Learn why you might need to manage user consent for Analytics on your website or app and how to manage it.
Why manage user consent
Websites and apps that use Google Analytics gather and store information about website visitor and app user behavior. People increasingly expect to control the data they share about themselves online, and Google provides tools for you to respect your users’ choices.
Many countries and regions have laws that require websites and apps to get their users’ consent to store information about them. These laws vary by jurisdiction and change over time. It is your responsibility to understand the laws that affect you and to implement consent management solutions on your website or app that meet their requirements.
How to manage consent
Managing user consent requires the following:
- Obtain the user’s choice to grant or deny consent for storing information about their behavior.
- Communicate the user’s consent choice to Google.
- Ensure that Google tags that store or read cookies comply with the user’s choice.
Obtain consent
It is your responsibility to obtain users’ consent on your website or app. You can implement a consent banner or other custom consent solution, or use a Consent Management Platform (CMP).
Communicate consent
You must then communicate users’ choices, or consent state, to Google. Many CMPs handle sending the consent state to Google. If you implement a custom consent solution, you must implement a method to send the consent state to Google.
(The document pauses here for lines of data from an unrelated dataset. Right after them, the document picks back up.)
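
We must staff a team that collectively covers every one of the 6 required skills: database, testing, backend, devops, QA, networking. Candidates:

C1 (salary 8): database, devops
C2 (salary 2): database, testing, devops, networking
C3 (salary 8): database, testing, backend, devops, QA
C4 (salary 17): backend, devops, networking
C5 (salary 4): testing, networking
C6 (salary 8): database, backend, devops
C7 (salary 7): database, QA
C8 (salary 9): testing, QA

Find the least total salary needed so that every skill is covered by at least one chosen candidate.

10

C2, C3 cover every skill at salary 2 + 8 = 10.
Any cover uses at least 2 candidates; among all covering selections none totals below 10.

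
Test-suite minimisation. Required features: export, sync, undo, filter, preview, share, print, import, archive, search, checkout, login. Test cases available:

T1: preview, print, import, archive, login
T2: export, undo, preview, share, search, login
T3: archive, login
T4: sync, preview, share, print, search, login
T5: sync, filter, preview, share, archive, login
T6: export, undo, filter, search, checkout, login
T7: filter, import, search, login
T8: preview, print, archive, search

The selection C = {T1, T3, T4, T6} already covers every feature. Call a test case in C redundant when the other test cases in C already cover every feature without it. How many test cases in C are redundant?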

To communicate consent state to Google, you can use either:
Each can be implemented in a number of ways.
Ensure that tags honor consent status
When you send the consent state to Google, Google’s tags adjust how they behave based on your users’ choices. The mechanism and integration varies depending on whether your consent solution uses consent mode or TCF to communicate consent state. Both options allow Google tags to honor the user choices you send to Google.
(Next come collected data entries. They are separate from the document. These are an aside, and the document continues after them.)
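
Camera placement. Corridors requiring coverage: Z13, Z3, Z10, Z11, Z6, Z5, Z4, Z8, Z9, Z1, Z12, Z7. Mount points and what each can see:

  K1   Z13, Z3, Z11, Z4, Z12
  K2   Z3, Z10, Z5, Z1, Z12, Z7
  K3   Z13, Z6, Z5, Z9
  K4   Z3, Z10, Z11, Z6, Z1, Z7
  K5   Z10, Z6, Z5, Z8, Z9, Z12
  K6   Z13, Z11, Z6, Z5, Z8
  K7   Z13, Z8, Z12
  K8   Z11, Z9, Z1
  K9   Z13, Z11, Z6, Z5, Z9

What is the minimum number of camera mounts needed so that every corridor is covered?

3

K1, K2, K5 together cover {Z13, Z3, Z10, Z11, Z6, Z5, Z4, Z8, Z9, Z1, Z12, Z7} — every corridor.
No 2 of the 9 camera mounts cover everything (all 36 pairs fall short), so 3 is minimum.
Greedy (largest uncovered first) would take K2, K6, K1, K3 — 4 camera mounts — but 3 suffice.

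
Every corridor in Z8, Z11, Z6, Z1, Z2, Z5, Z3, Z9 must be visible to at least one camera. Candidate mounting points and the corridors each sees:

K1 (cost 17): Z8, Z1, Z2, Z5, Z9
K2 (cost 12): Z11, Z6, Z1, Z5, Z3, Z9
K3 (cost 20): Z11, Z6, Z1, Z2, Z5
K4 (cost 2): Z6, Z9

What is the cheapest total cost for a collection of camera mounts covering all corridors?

29

K1, K2 cover every corridor at cost 17 + 12 = 29.
Any cover uses at least 2 camera mounts; among all covering selections none totals below 29.
Greedy by coverage-per-cost would pick K4, K2, K1 for 31 — worse than the optimum 29.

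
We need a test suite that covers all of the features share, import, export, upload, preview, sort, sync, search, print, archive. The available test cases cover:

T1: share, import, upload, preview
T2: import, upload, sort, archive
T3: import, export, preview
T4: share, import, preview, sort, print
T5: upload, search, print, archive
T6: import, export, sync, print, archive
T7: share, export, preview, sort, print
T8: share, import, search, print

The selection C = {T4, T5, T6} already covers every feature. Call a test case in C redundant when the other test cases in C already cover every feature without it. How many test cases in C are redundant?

Drop T4: share, preview, sort uncovered — not redundant.
Drop T5: upload, search uncovered — not redundant.
Drop T6: export, sync uncovered — not redundant.
None of the test cases in C is redundant.

0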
Choose a framework to manage consent
Google consent mode and the IAB Transparency & Consent Framework are two separate frameworks that allow you to communicate consent signals.
Consent mode
Consent mode enables measurement customers to set a default consent state for each type of storage they use. When a website visitor or app user indicates their consent choices, consent mode preserves the choices across their interaction with the website or app.
For websites, consent mode causes tags with consent checks to adjust storage behavior. If a user denies consent, tags no longer store cookies but instead send pings to the Google Server as described in Consent mode behavior. This means that not all information about visitors who deny consent is lost. Pings allow Google Analytics 4 properties to model data, as described in About modeled conversions and Behavioral modeling for consent mode.
To learn how to enable consent mode, see Consent mode on websites and mobile apps.
IAB Europe Transparency & Consent Framework (TCF)
The IAB Europe Transparency & Consent Framework (TCF) is an alternative way of obtaining and tracking consent state. If your custom implementation or CMP uses the TCF to obtain consent, it passes the consent state to Google as a special TCF string. The Google tag or Tag Manager can read this string and set measurement behavior for tags with consent checks. See IAB Transparency and Consent Framework v2 and Google Analytics for more details. For those who use TCF v2.0 but are not yet registered on the IAB Europe Global Vendor List (GVL), Google provides Additional Consent Mode as described in Google’s Additional Consent Mode technical specification.
When your users deny consent with a consent solution that uses the TCF, GA4 properties can’t model data to fill in the missing information.
Other customer privacy controls
Regardless of how you manage user consent, you can also control the following:
- How to share collected data with Google. See Data sharing settings for details.
- Whether Google masks IP addresses. See IP masking in Google Analytics for details.
- The amount of time before user-level and event-level data stored by Google Analytics is automatically deleted from Analytics servers. See Data retention for details.
- Manual deletion of data from Google Analytics servers. See [GA4] Data-deletion requests or Data deletion requests (Universal Analytics) for details.
- Which accounts, products, and services an account administrator links together. Everyone with account view permissions will have access to the data from all linked accounts. See Google Analytics linking overview for details.